Formal and Actual Arguments:

An argument is an expression that is passed to a function by its caller in order for the function to perform its task. It is an expression in the comma-separated list bound by the parentheses in a function call expression.

A function may be called by the portion of the program with some arguments and these arguments are known as actual arguments (or) original arguments.

Actual arguments are local to the particular function. These variables are placed in the function declaration and function call. These arguments are defined in the calling function.

The parameters are variables defined in the function to receive the arguments. Formal parameters are those parameters that are present in the function definition. Formal parameters are available only within the specified function. Formal parameters belong to the called function.

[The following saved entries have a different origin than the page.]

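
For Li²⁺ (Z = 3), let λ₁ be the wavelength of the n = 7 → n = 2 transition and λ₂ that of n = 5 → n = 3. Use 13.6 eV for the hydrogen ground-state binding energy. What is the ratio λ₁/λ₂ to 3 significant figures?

λ ∝ 1/ΔE ∝ 1/(1/n_f² − 1/n_i²), and the Z² and hc factors cancel in the ratio.
λ₁/λ₂ = (1/3² − 1/5²)/(1/2² − 1/7²) = 0.07111/0.2296 = 0.310.

0.310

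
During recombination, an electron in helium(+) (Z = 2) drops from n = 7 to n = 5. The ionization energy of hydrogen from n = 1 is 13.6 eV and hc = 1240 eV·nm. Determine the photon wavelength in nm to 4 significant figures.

1163 nm

For Z = 2 the level energies scale as Z², so the effective Rydberg energy is 13.6 × 4 = 54.40 eV.
ΔE = 54.40 × (1/5² − 1/7²) = 54.40 × 0.01959 = 1.066 eV.
λ = hc/ΔE = 1240 / 1.066 = 1163 nm.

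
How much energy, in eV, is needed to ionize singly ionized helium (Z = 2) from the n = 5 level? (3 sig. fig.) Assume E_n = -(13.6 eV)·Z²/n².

2.18 eV

E_n = −13.6 Z²/n² = −54.40/n² eV for Z = 2.
E_5 = −54.40/25 = −2.18 eV, so ionization (to E = 0) requires 2.18 eV.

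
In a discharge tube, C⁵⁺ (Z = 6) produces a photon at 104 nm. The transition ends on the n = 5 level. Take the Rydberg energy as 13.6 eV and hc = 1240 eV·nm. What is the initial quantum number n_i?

The photon energy is ΔE = hc/λ = 1240 / 104 = 11.92 eV.
With Z = 6, ΔE = 489.6 × (1/n_f² − 1/n_i²), so 1/n_f² − 1/n_i² = 0.02435.
With n_f = 5: 1/n_i² = 1/25 − 0.02435 = 0.01565, so n_i ≈ 7.99.

n_i = 8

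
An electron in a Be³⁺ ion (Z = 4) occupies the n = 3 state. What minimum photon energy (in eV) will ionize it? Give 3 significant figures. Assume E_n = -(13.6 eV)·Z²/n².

24.2 eV

E_n = −13.6 Z²/n² = −217.6/n² eV for Z = 4.
E_3 = −217.6/9 = −24.2 eV, so ionization (to E = 0) requires 24.2 eV.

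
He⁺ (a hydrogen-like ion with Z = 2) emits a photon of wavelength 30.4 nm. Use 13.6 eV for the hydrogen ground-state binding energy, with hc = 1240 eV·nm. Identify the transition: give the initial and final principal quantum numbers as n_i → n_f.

The photon energy is ΔE = hc/λ = 1240 / 30.4 = 40.79 eV.
With Z = 2, ΔE = 54.40 × (1/n_f² − 1/n_i²), so 1/n_f² − 1/n_i² = 0.7498.
Trying n_f = 1 gives 1/n_i² = 0.2502, i.e. n_i ≈ 2; this pair matches.

n_i = 2, n_f = 1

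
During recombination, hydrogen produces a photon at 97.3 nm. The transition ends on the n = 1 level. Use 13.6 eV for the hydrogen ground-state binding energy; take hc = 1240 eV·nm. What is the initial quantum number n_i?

The photon energy is ΔE = hc/λ = 1240 / 97.3 = 12.74 eV.
With Z = 1, ΔE = 13.60 × (1/n_f² − 1/n_i²), so 1/n_f² − 1/n_i² = 0.9371.
With n_f = 1: 1/n_i² = 1/1 − 0.9371 = 0.06293, so n_i ≈ 3.99.

n_i = 4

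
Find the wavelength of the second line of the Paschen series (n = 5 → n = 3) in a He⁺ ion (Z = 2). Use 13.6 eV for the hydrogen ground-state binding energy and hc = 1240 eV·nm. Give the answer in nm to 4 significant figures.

320.5 nm

The Paschen series terminates on n_f = 3; the second line has n_i = 3+2 = 5.
ΔE = 54.40 × (1/3² − 1/5²) = 3.868 eV.
λ = 1240 / 3.868 = 320.5 nm.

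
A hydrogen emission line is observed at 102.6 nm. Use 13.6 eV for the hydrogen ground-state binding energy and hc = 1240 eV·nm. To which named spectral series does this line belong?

ΔE = 1240/102.6 = 12.09 eV.
This matches 13.6 × (1/1² − 1/3²), so n_f = 1: the Lyman series.

Lyman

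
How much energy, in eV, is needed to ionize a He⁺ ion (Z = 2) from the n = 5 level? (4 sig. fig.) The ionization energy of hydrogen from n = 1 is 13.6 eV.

2.176 eV

E_n = −13.6 Z²/n² = −54.40/n² eV for Z = 2.
E_5 = −54.40/25 = −2.176 eV, so ionization (to E = 0) requires 2.176 eV.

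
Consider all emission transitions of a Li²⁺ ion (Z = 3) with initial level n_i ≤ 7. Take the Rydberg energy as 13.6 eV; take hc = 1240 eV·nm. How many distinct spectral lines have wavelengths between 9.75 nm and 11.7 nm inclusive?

Enumerate all n_i → n_f pairs with 1 ≤ n_f < n_i ≤ 7 and compute λ = 1240 / [13.6·9·(1/n_f² − 1/n_i²)].
Lines falling in [9.75, 11.7] nm: 7→1 (10.34 nm), 6→1 (10.42 nm), 5→1 (10.55 nm), 4→1 (10.81 nm), 3→1 (11.40 nm).

5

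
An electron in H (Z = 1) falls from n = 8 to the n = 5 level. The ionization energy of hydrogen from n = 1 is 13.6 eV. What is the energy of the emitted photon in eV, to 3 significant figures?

E_8 = −13.60/64 = −0.2125 eV and E_5 = −13.60/25 = −0.5440 eV.
The photon energy is |E_8 − E_5| = 0.332 eV.

0.332 eV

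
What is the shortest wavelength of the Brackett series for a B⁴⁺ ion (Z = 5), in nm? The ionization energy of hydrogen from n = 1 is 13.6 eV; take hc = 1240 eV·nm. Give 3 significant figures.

58.4 nm

The Brackett series has lower level n_f = 4; the series limit corresponds to n_i → ∞.
ΔE_max = 13.6 × 25 / 4² = 21.25 eV.
λ_min = 1240 / 21.25 = 58.4 nm.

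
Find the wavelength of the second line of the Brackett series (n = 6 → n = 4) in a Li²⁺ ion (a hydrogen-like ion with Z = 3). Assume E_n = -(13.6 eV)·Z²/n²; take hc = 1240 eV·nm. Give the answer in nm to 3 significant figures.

292 nm

The Brackett series terminates on n_f = 4; the second line has n_i = 4+2 = 6.
ΔE = 122.4 × (1/4² − 1/6²) = 4.250 eV.
λ = 1240 / 4.250 = 292 nm.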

Formal parameters are also the local variables to the function. So, the formal parameters are occupied memory when the function execution starts and they are destroyed when the function execution completed.

Let us consider the below example:

#include <stdio.h>
int add(int, int);
void main() {
  int P = 10, Q = 20;
  printf("Sum of two numbers = %d\n", add(P, Q)); // variables P, Q are called actual arguments
int add(int A, int B) { // variables A, B are called formal parameters
  return(A + B);


Sum of two numbers = 30

In the above code whenever the function call add(P, Q) is made, the execution control is transferred to the function definition of add().

The values of actual arguments a and b are copied into the formal arguments A and B respectively.

The formal parameters A and B are available only within the function definition of add(). After completion of execution of add(), the control is transferred back to the main().